Multiculturalism
In Scarborough, the residents majorly consist of "visible minorities," the Canadian statistical term for non-whites. Many people in this environment face discrimination, and it is easy to misrepresent a group of people based on false assumptions. Victor, an aspiring artist, receives a grant to paint a mural, only for the police to harass him based on his race. Laura, who is white, has both parents, but she is often neglected by them. Bing is a Filipino minority. He already feels the burden that comes with his race and feeling "different" than others, yet he’s overburdened by more complex issues like his sexuality and his father’s mental health. Sylvie sees the discrimination that her Native mother experiences. Most of the characters evince racist sentiments, but they also benefit from the multicultural environment and do their best to live with, work with, and support each other.
Poverty
The novel is set in Scarborough, a low-income neighborhood. Like many inner cities around the world, it features poor living conditions, unemployment, drugs, and crime. The characters explore their daily life in this chaotic environment. In the novel, Sylvie is struggling to find a home since they cannot afford one, and her mother is seeking help for her autistic son Johnny.

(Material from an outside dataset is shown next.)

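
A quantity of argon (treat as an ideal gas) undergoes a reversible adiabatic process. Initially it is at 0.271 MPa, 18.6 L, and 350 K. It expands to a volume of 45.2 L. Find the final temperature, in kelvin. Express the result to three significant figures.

T₂ ≈ 194 K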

Edna works long hours to support her son, while Cory does the same for his daughter. Hina works as a literacy center facilitator and sees the long-standing effects of poverty on young education. Hernandez depicts urban, contemporary poverty with unflinching realness: it is at times brutal and always unfair, but there are moments of beauty, grace, and community as well.
Parenting
There is a stereotype in wider society that low-income parents are not good parents, which is an assertion rooted in classist (and probably racist) perspectives. Certainly, low-income parents may not be able to provide for their children as they would like, or get access to the resources they would like, or be as physically present in their children's lives as they would like. Some characters in the novel are admittedly not great parents—Cory, Bing's father, Sylvie's father, Cindy—but Hernandez both depicts those people with compassion and gives us examples of parents whose love for their children and concomitant sacrifices, care, and acceptance are immensely laudable and inspiring—Marie and Edna. Parenting is an immensely difficult and consuming (and sometimes thankless!) task, but Marie and Edna do not let their bad spouses, lack of money, long work hours, or fatigue get in their way of showing fierce and unwavering love for their children.
Resilience
Both children and adults in this novel face innumerable obstacles, whether those are obstacles within or outside their families, part of their social class or racial or gender or sexual identities, legacies of trauma, etc. Not all of them are able to deal with these obstacles in healthy or sustainable ways, but Hernandez presents some characters who ably take on the difficult things in their lives and work towards ameliorating them. Marie, for example, has a son with autism with whom she has never fully been able to communicate, and she desires to connect with this difficult but loved son. She is no saint, and she experiences very human frustration and despair, but she never gives up on him and is eventually able to achieve that communication that she so desired.
Growing Up
With several of the protagonists being children, it is no surprise that one of the themes of the novel is growing up. This most conspicuously plays out in the stories of Bing and Sylvie. These children experience the vicissitudes of youth—bullying, school, demanding siblings, desire for acceptance, the imminent moving away of a friend, and lack of surety as to who one is and wants to be—and those that other children might not have to face—absent or disappointing fathers, burgeoning awareness of one's queerness, and poverty. Both of them demonstrate tenacity, compassion, and self-awareness as they navigate these challenges, and though Hernandez does not give them perfect, fairy-tale endings, she does suggest that their strength and courage have rendered them able to face a myriad of obstacles and come out more self-assured.
Immigration
Scarborough experienced a huge amount of immigration in the 20th and 21st centuries, and Hernandez depicts the resulting tensions from such large and abrupt influxes of foreigners. Many immigrants find themselves in low-wage jobs and neighborhoods with limited infrastructure, support programs, and resources. The racial and classist hierarchy with white people at the top means that these "visible minority" groups who have similar conditions are instead suspicious of, hostile to, and perceived as being in direct competition with each other.
Trauma
Hernandez compassionately depicts the lasting and heavy weight of trauma upon young people. Whether it is physical trauma, such as Laura and Bing's abuse at the hands of their fathers; neglect, as with Laura and both her parents but especially her mother; or emotional trauma, as Bing experiences when he is bullied by his father and his peers, these children carry with them scars that continue to manifest themselves as feelings of low self-worth, physical reactions like Laura "turning herself off," and pervasive conjuring of the negative memories. Through people like the doggedly supportive and nurturing Ms. Hina and welcoming, safe places like the literacy center, though, such trauma can begin to be healed, even if only a minuscule amount.